Différents contextes se présentent :
- la recherche d'une transformation des pratiques : comment les enseignants
formulent les problèmes et entrée dans une démarche de résolution de problèmes
- le développement des acteurs : c'est la reconstruction des parcours
via des récits de vie (Gaston Pineau) avec l'idée que pour dépasser sa
pratique, on a besoin de reconstruire son propre parcours. Il ne s'agit
plus d'une résolution de problème mais d'une identité que l'on essaie
de reconstruire.
- la production d'un nouveau savoir : c'est l'idée du renouvellement des
savoirs et de la reconnaissance des savoirs d'expérience utiles au praticien.
On investigue alors les composantes délibératives dans le cadre d'incident.
Les formes d'engagement et les démarches sont différentes (recherche "
sur ", recherche " de l'intérieur ", regard " d'en bas "). Elles montrent
l'intérêt pour le chercheur d'aller écouter le citoyen (une recherche
" de plein air " plutôt qu'une recherche confinée).

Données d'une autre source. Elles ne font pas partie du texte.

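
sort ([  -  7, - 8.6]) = [  -  8.6, - 7]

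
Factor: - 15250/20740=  - 2^( - 1 )*5^2 * 17^(-1) = - 25/34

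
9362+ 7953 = 17315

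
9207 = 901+8306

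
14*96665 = 1353310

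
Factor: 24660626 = 2^1*12330313^1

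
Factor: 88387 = 13^2*523^1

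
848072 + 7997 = 856069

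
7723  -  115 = 7608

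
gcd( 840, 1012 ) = 4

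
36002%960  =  482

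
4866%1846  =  1174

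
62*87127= 5401874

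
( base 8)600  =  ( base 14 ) 1d6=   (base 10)384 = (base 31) CC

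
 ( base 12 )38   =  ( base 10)44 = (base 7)62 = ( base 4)230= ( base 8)54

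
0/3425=0 = 0.00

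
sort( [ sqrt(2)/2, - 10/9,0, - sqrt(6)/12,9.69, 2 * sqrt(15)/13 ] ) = [ - 10/9 , - sqrt( 6) /12, 0,2*sqrt(15)/13,sqrt (2)/2, 9.69]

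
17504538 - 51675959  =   - 34171421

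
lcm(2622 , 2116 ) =120612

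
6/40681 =6/40681 = 0.00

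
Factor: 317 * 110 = 34870  =  2^1  *  5^1*11^1*317^1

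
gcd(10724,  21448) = 10724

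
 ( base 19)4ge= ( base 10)1762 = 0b11011100010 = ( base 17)61b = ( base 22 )3e2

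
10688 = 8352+2336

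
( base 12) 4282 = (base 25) bgn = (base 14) 2934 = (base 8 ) 16202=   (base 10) 7298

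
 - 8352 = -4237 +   -  4115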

La quatrième intervention de Maritza Torres, de l'université de Bogota
(Colombie) s'intitule " L'ERE en Colombie : un contexte de participation
pour le renforcement de l'action locale ". L'intervenante a mis en place
une proposition pour un programme d'ERE à la demande du ministère de l'Education
Nationale de Colombie visant à incorporer la dimension environnement à
tous les niveaux de la scolarité. Ceci se fait dans un contexte politique
de conflit et de violence, l'idée étant de changer vraiment l'école pour
faire entrer une éthique apte à changer le contexte de violence : c'est
donc un projet politique. Le programme a débuté en 1992 par une phase
d'exploration pendant deux années puis une phase d'approfondissement entre
1994 et 1995 et enfin une phase de projection entre 1995 et 2004. Le projet
national développe 3 volets : conceptualisation (perception systémique,
approche socio-constructiviste, multidimensionnalité des personnes et
des problématiques, approche critique) ; contextualisation (dans le contexte
local des acteurs mise à l'épreuve des connaissances et des compétences,
nécessité d'en acquérir de nouvelles) et projection (projets à l'école
en lien avec les problèmes de la communauté, mise en contact des savoirs).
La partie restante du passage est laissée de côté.